Extensive research has taken place in order to figure out a way to replace fuel-burning airplanes with eco-friendly electric ones. Among those who are dead serious about developing a greener alternative to our polluting planes is Airbus, who at the 2018 Farnborough Airshow flaunted its E-Fan X initiative, also referred to as “the next step in Airbus’ electrification journey.” The project, which is done in collaboration with Siemens and Rolls-Royce, seeks to develop a flight demonstrator testing a 2MW hybrid-electric propulsion system. On its website, Airbus declare that the company believes “electric and hybrid-electric propulsion will help the aviation industry meet the goals set out in the Flightpath 2050 Vision for Aviation, which aims to significantly reduce CO2 emissions and noise levels.” The U.K. government has thrown its support behind the project, pledging to allocate to it a portion of the £255 million it plans to invest in eco-friendly aviation technologies.

The ever controversial Elon Musk has also toyed with the idea of developing an electric aircraft, one that would be “capable of vertical take-off and landing (VTOL) and supersonic flight at high altitudes.” In a fun-sponge move, though, Musk conceded that this is not a top priority for him, as he wishes to spend his effort on further developing electric cars, solar energy, and stationary storage of energy (not bad news for the environment, but a buzz-kill nonetheless for those of us eager to maintain our travelling habits with a clear conscience).

An interesting and promising development, however, emerged from an MIT lab where researchers have managed to fly a silent ‘ion drive’ powered by charged air. Throughout the demonstration, the scientists have utilised high powered electrodes in order to ionise and accelerate air particles and forge what they refer to as an ‘ionic wind’. This ionic wind enabled them to fly a five-meter wide device across a 66-yard sports hall. According to the researchers, “unlike the ion drives which have powered spacecraft for decades, this new drive uses air as its accelerant.”
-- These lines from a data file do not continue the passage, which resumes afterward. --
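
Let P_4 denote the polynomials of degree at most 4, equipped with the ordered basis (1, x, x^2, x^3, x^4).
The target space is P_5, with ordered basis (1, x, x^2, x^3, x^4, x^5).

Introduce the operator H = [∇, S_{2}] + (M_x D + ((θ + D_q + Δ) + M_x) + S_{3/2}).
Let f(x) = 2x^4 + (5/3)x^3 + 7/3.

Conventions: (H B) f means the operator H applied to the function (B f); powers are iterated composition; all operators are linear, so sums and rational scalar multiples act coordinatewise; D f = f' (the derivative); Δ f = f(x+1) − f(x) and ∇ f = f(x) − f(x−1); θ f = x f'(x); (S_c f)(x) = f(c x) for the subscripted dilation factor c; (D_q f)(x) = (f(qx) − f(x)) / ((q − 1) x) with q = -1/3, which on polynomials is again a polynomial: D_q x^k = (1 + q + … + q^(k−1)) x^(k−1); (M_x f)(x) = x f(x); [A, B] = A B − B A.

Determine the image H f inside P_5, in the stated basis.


the image equals g(x) = 2x^5 + (667/24)x^4 + (19247/216)x^3 - (2854/27)x^2 + (292/3)x - 37/3

S_{2} f = 32x^4 + (40/3)x^3 + 7/3
∇ S_{2} f = 128x^3 - 152x^2 + 88x - 56/3
∇ f = 8x^3 - 7x^2 + 3x - 1/3
S_{2} ∇ f = 64x^3 - 28x^2 + 6x - 1/3
[∇, S_{2}] f = 64x^3 - 124x^2 + 82x - 55/3
D f = 8x^3 + 5x^2
M_x D f = 8x^4 + 5x^3
θ f = 8x^4 + 5x^3
D_q f = (40/27)x^3 + (35/27)x^2
Δ f = 8x^3 + 17x^2 + 13x + 11/3
(θ + D_q + Δ) f = 8x^4 + (391/27)x^3 + (494/27)x^2 + 13x + 11/3
M_x f = 2x^5 + (5/3)x^4 + (7/3)x
((θ + D_q + Δ) + M_x) f = 2x^5 + (29/3)x^4 + (391/27)x^3 + (494/27)x^2 + (46/3)x + 11/3
S_{3/2} f = (81/8)x^4 + (45/8)x^3 + 7/3
(M_x D + ((θ + D_q + Δ) + M_x) + S_{3/2}) f = 2x^5 + (667/24)x^4 + (5423/216)x^3 + (494/27)x^2 + (46/3)x + 6
([∇, S_{2}] + (M_x D + ((θ + D_q + Δ) + M_x) + S_{3/2})) f = 2x^5 + (667/24)x^4 + (19247/216)x^3 - (2854/27)x^2 + (292/3)x - 37/3


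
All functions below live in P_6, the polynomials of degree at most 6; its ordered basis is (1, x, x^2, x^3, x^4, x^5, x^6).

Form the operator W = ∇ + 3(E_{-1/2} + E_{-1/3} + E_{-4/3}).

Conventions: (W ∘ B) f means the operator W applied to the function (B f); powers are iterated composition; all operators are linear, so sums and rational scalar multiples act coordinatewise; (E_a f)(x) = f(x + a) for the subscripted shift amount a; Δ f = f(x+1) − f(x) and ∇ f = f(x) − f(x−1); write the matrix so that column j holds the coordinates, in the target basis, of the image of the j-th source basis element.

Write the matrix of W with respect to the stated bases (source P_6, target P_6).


the matrix is [[9, -11/2, 65/12, -475/72, 3761/432, -30451/2592, 247385/15552]; [0, 9, -11, 65/4, -475/18, 18805/432, -30451/432]; [0, 0, 9, -33/2, 65/2, -2375/36, 18805/144]; [0, 0, 0, 9, -22, 325/6, -2375/18]; [0, 0, 0, 0, 9, -55/2, 325/4]; [0, 0, 0, 0, 0, 9, -33]; [0, 0, 0, 0, 0, 0, 9]] (rows listed top to bottom)

image of 1: 9
image of x: 9x - 11/2
image of x^2: 9x^2 - 11x + 65/12
image of x^3: 9x^3 - (33/2)x^2 + (65/4)x - 475/72
image of x^4: 9x^4 - 22x^3 + (65/2)x^2 - (475/18)x + 3761/432
image of x^5: 9x^5 - (55/2)x^4 + (325/6)x^3 - (2375/36)x^2 + (18805/432)x - 30451/2592
image of x^6: 9x^6 - 33x^5 + (325/4)x^4 - (2375/18)x^3 + (18805/144)x^2 - (30451/432)x + 247385/15552
each image's coordinates form column j of the matrix


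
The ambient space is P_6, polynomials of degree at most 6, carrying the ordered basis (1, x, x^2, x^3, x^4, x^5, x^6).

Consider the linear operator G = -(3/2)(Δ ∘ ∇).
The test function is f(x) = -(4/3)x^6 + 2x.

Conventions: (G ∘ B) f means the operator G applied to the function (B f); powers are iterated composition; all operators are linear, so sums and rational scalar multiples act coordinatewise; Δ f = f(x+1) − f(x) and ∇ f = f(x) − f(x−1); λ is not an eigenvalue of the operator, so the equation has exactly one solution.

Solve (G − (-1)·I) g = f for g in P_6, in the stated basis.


write g with unknown coordinates in the stated basis and equate coefficients in (G − (-1)·I) g = f
solving from the highest basis element down gives g = -(4/3)x^6 - 60x^4 - 1140x^2 + 2x - 3604
check: G g = 60x^4 + 1140x^2 + 3604
so G g − (-1)·g = -(4/3)x^6 + 2x = f ✓

g(x) = -(4/3)x^6 - 60x^4 - 1140x^2 + 2x - 3604


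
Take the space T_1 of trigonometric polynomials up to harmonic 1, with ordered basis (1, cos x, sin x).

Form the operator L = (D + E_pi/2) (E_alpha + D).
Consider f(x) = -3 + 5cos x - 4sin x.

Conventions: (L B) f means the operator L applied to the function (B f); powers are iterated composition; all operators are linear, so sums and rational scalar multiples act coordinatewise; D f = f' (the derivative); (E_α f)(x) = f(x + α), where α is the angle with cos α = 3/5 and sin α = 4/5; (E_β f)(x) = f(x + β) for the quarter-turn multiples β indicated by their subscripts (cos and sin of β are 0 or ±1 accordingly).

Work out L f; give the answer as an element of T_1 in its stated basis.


E_alpha f = -3 - (1/5)cos x - (32/5)sin x
D f = -4cos x - 5sin x
(E_alpha + D) f = -3 - (21/5)cos x - (57/5)sin x
D (E_alpha + D) f = -(57/5)cos x + (21/5)sin x
E_pi/2 (E_alpha + D) f = -3 - (57/5)cos x + (21/5)sin x
(D + E_pi/2) (E_alpha + D) f = -3 - (114/5)cos x + (42/5)sin x

g(x) = -3 - (114/5)cos x + (42/5)sin x


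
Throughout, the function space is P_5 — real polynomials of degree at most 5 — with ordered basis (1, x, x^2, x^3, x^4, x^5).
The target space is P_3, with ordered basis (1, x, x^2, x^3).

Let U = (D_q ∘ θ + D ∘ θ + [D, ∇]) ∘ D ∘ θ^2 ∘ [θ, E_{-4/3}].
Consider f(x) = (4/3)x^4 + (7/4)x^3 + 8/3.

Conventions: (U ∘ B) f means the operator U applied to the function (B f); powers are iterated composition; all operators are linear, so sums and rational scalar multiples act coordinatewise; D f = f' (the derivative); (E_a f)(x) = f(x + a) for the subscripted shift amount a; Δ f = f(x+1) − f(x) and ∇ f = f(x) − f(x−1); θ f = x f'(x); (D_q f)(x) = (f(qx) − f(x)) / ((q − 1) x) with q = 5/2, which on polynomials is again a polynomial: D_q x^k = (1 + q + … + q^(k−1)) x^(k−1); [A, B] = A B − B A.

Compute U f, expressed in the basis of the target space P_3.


the result is g(x) = 2112x - 3088/9

E_{-4/3} f = (4/3)x^4 - (193/36)x^3 + (65/9)x^2 - (268/81)x + 664/243
θ E_{-4/3} f = (16/3)x^4 - (193/12)x^3 + (130/9)x^2 - (268/81)x
θ f = (16/3)x^4 + (21/4)x^3
E_{-4/3} θ f = (16/3)x^4 - (835/36)x^3 + (323/9)x^2 - (1828/81)x + 1072/243
[θ, E_{-4/3}] f = (64/9)x^3 - (193/9)x^2 + (520/27)x - 1072/243
θ [θ, E_{-4/3}] f = (64/3)x^3 - (386/9)x^2 + (520/27)x
θ θ [θ, E_{-4/3}] f = 64x^3 - (772/9)x^2 + (520/27)x
D θ^2 [θ, E_{-4/3}] f = 192x^2 - (1544/9)x + 520/27
θ (D ∘ θ^2) [θ, E_{-4/3}] f = 384x^2 - (1544/9)x
D_q θ (D ∘ θ^2) [θ, E_{-4/3}] f = 1344x - 1544/9
θ (D ∘ θ^2) [θ, E_{-4/3}] f = 384x^2 - (1544/9)x
D θ (D ∘ θ^2) [θ, E_{-4/3}] f = 768x - 1544/9
∇ (D ∘ θ^2) [θ, E_{-4/3}] f = 384x - 3272/9
D ∇ (D ∘ θ^2) [θ, E_{-4/3}] f = 384
D (D ∘ θ^2) [θ, E_{-4/3}] f = 384x - 1544/9
∇ D (D ∘ θ^2) [θ, E_{-4/3}] f = 384
[D, ∇] (D ∘ θ^2) [θ, E_{-4/3}] f = 0
(D_q ∘ θ + D ∘ θ + [D, ∇]) (D ∘ θ^2) [θ, E_{-4/3}] f = 2112x - 3088/9


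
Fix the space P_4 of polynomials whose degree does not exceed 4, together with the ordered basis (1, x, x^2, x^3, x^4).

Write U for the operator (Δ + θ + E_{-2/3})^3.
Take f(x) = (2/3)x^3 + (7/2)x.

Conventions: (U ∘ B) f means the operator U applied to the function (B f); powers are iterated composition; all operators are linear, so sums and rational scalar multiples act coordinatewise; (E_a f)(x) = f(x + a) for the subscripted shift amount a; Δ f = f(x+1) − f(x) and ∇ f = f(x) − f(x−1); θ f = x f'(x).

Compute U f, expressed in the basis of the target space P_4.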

While the MIT team certainly reached a breakthrough, their discovery is far from constituting a guarantee that electric passenger aircrafts will fill the sky anytime soon. The greatest challenge for all green aircraft manufacturers remains battery technology. Presently, no available battery is even close to providing the weight-to-power ratio required to fly an airplane full of people across the sky and against the gravity of the planet. The gulf between us and the coveted battery technology only widens now due to rivalries between corporations trying to guard their ‘secret’ electric aviation technologies and scientists at universities who perform their experiments in a more open environment. The lack of cooperation between the two thus significantly delays any progress in the field.

Some researchers are hopeful, though, indicating that development in the electric car industry will ultimately lead to the creation of a battery capable of flying an aircraft across the ocean. “All things start to converge at some point. Autonomous vehicle technology, electric vehicles, drone development, and electric aviation will all enable each other, and may be pushing these technologies along faster than anybody realizes,” says Don Hillebrand, director of the Argonne’s Center for Transportation Research, in an interview for Wired.
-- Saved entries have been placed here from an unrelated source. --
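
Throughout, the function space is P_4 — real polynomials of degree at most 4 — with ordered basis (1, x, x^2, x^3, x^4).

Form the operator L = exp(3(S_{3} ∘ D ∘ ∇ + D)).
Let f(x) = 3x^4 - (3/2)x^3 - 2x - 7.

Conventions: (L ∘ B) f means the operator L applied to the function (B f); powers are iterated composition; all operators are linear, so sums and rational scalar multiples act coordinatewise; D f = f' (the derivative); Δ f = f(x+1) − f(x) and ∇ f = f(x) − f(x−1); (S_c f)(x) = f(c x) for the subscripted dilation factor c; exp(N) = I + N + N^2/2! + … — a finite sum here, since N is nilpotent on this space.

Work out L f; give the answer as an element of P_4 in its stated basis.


order-1 term: 36x^3 + (1917/2)x^2 - 405x + 87/2
order-2 term: 162x^2 + (7695/2)x + 2106
order-3 term: 324x + 8343/2
order-4 term: 243
the series for exp(3(S_{3} ∘ D ∘ ∇ + D)) f terminates at order 4
exp(3(S_{3} ∘ D ∘ ∇ + D)) f = 3x^4 + (69/2)x^3 + (2241/2)x^2 + (7529/2)x + 6557

g(x) = 3x^4 + (69/2)x^3 + (2241/2)x^2 + (7529/2)x + 6557


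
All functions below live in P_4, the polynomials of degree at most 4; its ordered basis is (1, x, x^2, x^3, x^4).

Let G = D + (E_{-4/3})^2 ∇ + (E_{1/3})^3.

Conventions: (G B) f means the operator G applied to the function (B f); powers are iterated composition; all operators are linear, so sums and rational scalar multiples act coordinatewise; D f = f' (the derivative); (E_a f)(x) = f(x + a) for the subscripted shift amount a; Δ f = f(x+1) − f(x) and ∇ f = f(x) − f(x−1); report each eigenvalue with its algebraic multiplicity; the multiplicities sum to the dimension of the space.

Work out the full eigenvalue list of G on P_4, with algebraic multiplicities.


image of 1: 1
image of x: x + 3
image of x^2: x^2 + 6x - 16/3
image of x^3: x^3 + 9x^2 - 16x + 94/3
image of x^4: x^4 + 12x^3 - 32x^2 + (376/3)x - 3488/27
the matrix is upper triangular; its diagonal is (1, 1, 1, 1, 1)
for a triangular matrix the eigenvalues are the diagonal entries, with algebraic multiplicity their repetition count

λ = 1 (multiplicity 5)


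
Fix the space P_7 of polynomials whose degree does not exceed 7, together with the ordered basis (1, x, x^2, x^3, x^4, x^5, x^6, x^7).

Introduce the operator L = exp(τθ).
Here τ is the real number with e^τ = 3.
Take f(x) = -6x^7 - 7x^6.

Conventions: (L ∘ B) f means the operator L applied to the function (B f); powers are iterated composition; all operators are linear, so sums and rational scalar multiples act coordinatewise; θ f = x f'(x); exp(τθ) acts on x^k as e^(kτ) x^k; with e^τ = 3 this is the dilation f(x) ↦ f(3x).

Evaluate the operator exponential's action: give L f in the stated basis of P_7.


exp(τθ) x^k = e^(kτ) x^k; with e^τ = 3 this sends x^k to 3^k x^k
x^6 ↦ 729 x^6
x^7 ↦ 2187 x^7
applying this coordinatewise to f: exp(τθ) f = -13122x^7 - 5103x^6

g(x) = -13122x^7 - 5103x^6


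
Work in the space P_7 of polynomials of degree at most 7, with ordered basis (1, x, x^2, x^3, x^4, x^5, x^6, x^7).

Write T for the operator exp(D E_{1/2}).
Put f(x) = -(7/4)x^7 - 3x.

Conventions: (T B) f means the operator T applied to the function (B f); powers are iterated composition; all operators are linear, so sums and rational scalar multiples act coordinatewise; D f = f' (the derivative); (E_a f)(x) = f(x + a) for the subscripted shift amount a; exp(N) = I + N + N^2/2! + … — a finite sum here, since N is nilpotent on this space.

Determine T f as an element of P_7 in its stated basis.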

All factors considered, electric aircrafts still remain an asset of the future, as scientists predict no significant breakthrough in this sphere can be expected to occur before 2045 (by which point we will have passed the 12-year deadline to seriously get our act together and significantly reduce CO2 emissions). And so, in the meantime, let us reconsider our travelling habits and contemplate whether we can cut back on a few excursions abroad in the coming years.